Someday every moment of this season will be an anniversary of loss. Another warm summer that my silly old dog will never see, another year without any heaven.
Refer to the epigraph from the Sibyl in Eliot's "The Wasteland." To a woman who was granted eternal life but forgot to ask for eternal youth, April would be the cruelest month. It would mark the coming of a new year, a chance for all of earth's creatures to be reborn and face all the joys of the upcoming spring.

But not for the Sibyl. She must rot away inside her cage, watching the snow melt and knowing that in 365 days it will melt again. There is no escape from the cycle; she can not leave The Round. Shrouded in despair, the Sibyl laments, "April is the cruelest month."

I've always thought it was a parodic reference to the prologue of The Canterbury Tales:

Whan that aprill with his shoures soote
The droghte of march hath perced to the roote,
And bathed every veyne in swich licour
Of which vertu engendred is the flour;
Whan zephirus eek with his sweete breeth
Inspired hath in every holt and heeth
Tendre croppes, and the yonge sonne
Hath in the ram his halve cours yronne,
And smale foweles maken melodye,
That slepen al the nyght with open ye
(so priketh hem nature in hir corages);
Thanne longen folk to goon on pilgrimages, ...

which in modern English looks something like this:

When April with his showers sweet with fruit
The drought of March has pierced unto the root
And bathed each vein with liquor that has power
To generate therein and sire the flower;
When Zephyr also has, with his sweet breath,
Quickened again, in every holt and heath,
The tender shoots and buds, and the young sun
Into the Ram one half his course has run,
And many little birds make melody
That sleep through all the night with open eye
(So Nature pricks them on to ramp and rage)-
Then do folk long to go on pilgrimage, ...

(from http://pages.towson.edu/duncan/chaucer/duallang1.htm )

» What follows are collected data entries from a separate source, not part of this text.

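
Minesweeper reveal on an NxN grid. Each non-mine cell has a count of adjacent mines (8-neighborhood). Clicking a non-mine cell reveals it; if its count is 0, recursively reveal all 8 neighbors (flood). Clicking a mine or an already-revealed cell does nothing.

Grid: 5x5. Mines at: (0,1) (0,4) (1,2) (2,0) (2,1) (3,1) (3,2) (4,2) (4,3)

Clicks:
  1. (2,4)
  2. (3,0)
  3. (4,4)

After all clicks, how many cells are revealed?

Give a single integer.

Click 1 (2,4) count=0: revealed 6 new [(1,3) (1,4) (2,3) (2,4) (3,3) (3,4)] -> total=6
Click 2 (3,0) count=3: revealed 1 new [(3,0)] -> total=7
Click 3 (4,4) count=1: revealed 1 new [(4,4)] -> total=8

Answer: 8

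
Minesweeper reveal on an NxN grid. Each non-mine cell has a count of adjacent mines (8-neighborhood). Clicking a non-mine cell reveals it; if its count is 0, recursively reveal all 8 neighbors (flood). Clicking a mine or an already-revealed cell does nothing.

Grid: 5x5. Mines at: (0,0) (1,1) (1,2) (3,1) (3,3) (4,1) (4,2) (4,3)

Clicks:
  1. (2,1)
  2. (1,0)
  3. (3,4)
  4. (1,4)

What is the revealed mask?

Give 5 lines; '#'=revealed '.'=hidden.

Click 1 (2,1) count=3: revealed 1 new [(2,1)] -> total=1
Click 2 (1,0) count=2: revealed 1 new [(1,0)] -> total=2
Click 3 (3,4) count=2: revealed 1 new [(3,4)] -> total=3
Click 4 (1,4) count=0: revealed 6 new [(0,3) (0,4) (1,3) (1,4) (2,3) (2,4)] -> total=9

Answer: ...##
#..##
.#.##
....#
.....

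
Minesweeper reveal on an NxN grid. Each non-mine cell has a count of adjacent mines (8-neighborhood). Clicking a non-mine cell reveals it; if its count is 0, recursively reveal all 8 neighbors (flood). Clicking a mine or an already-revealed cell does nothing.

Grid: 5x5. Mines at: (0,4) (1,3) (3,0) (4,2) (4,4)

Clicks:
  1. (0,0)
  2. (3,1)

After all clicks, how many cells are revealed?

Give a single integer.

Click 1 (0,0) count=0: revealed 9 new [(0,0) (0,1) (0,2) (1,0) (1,1) (1,2) (2,0) (2,1) (2,2)] -> total=9
Click 2 (3,1) count=2: revealed 1 new [(3,1)] -> total=10

Answer: 10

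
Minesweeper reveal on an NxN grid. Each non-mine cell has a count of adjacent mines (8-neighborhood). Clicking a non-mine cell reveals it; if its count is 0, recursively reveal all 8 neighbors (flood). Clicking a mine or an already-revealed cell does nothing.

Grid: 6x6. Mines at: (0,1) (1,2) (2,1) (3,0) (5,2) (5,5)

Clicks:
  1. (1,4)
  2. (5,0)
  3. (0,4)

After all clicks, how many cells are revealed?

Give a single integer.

Click 1 (1,4) count=0: revealed 18 new [(0,3) (0,4) (0,5) (1,3) (1,4) (1,5) (2,2) (2,3) (2,4) (2,5) (3,2) (3,3) (3,4) (3,5) (4,2) (4,3) (4,4) (4,5)] -> total=18
Click 2 (5,0) count=0: revealed 4 new [(4,0) (4,1) (5,0) (5,1)] -> total=22
Click 3 (0,4) count=0: revealed 0 new [(none)] -> total=22

Answer: 22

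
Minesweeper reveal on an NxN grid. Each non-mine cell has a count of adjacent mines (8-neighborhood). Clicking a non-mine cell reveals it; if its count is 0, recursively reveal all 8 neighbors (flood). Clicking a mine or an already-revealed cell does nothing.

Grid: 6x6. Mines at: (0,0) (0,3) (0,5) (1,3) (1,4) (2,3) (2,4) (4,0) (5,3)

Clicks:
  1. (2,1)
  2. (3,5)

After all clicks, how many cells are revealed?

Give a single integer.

Click 1 (2,1) count=0: revealed 9 new [(1,0) (1,1) (1,2) (2,0) (2,1) (2,2) (3,0) (3,1) (3,2)] -> total=9
Click 2 (3,5) count=1: revealed 1 new [(3,5)] -> total=10

Answer: 10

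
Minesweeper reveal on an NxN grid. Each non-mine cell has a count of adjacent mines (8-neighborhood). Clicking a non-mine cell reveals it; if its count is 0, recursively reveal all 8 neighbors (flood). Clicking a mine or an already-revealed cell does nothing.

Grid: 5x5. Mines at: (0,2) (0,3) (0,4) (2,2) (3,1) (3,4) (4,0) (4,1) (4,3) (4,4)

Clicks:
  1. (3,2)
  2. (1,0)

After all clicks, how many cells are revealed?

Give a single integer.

Answer: 7

Derivation:
Click 1 (3,2) count=4: revealed 1 new [(3,2)] -> total=1
Click 2 (1,0) count=0: revealed 6 new [(0,0) (0,1) (1,0) (1,1) (2,0) (2,1)] -> total=7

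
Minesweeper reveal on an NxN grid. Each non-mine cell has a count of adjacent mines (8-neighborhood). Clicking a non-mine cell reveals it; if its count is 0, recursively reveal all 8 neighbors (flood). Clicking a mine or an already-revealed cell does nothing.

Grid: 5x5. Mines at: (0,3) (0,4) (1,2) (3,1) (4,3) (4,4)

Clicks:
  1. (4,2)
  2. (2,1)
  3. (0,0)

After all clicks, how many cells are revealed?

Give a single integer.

Click 1 (4,2) count=2: revealed 1 new [(4,2)] -> total=1
Click 2 (2,1) count=2: revealed 1 new [(2,1)] -> total=2
Click 3 (0,0) count=0: revealed 5 new [(0,0) (0,1) (1,0) (1,1) (2,0)] -> total=7

Answer: 7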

so Eliot's providing a contrasting view of Spring / rebirth / sex:

APRIL is the cruellest month, breeding
Lilacs out of the dead land, mixing
Memory and desire, stirring
Dull roots with spring rain.
Winter kept us warm, covering
Earth in forgetful snow, feeding
A little life with dried tubers.

e.g. contrast
'April ... stirring dull roots with spring rain'
with
'April with his sweet showers' piercing March 'to the root' (balls-deep) and 'bathing' her with his 'liquor'.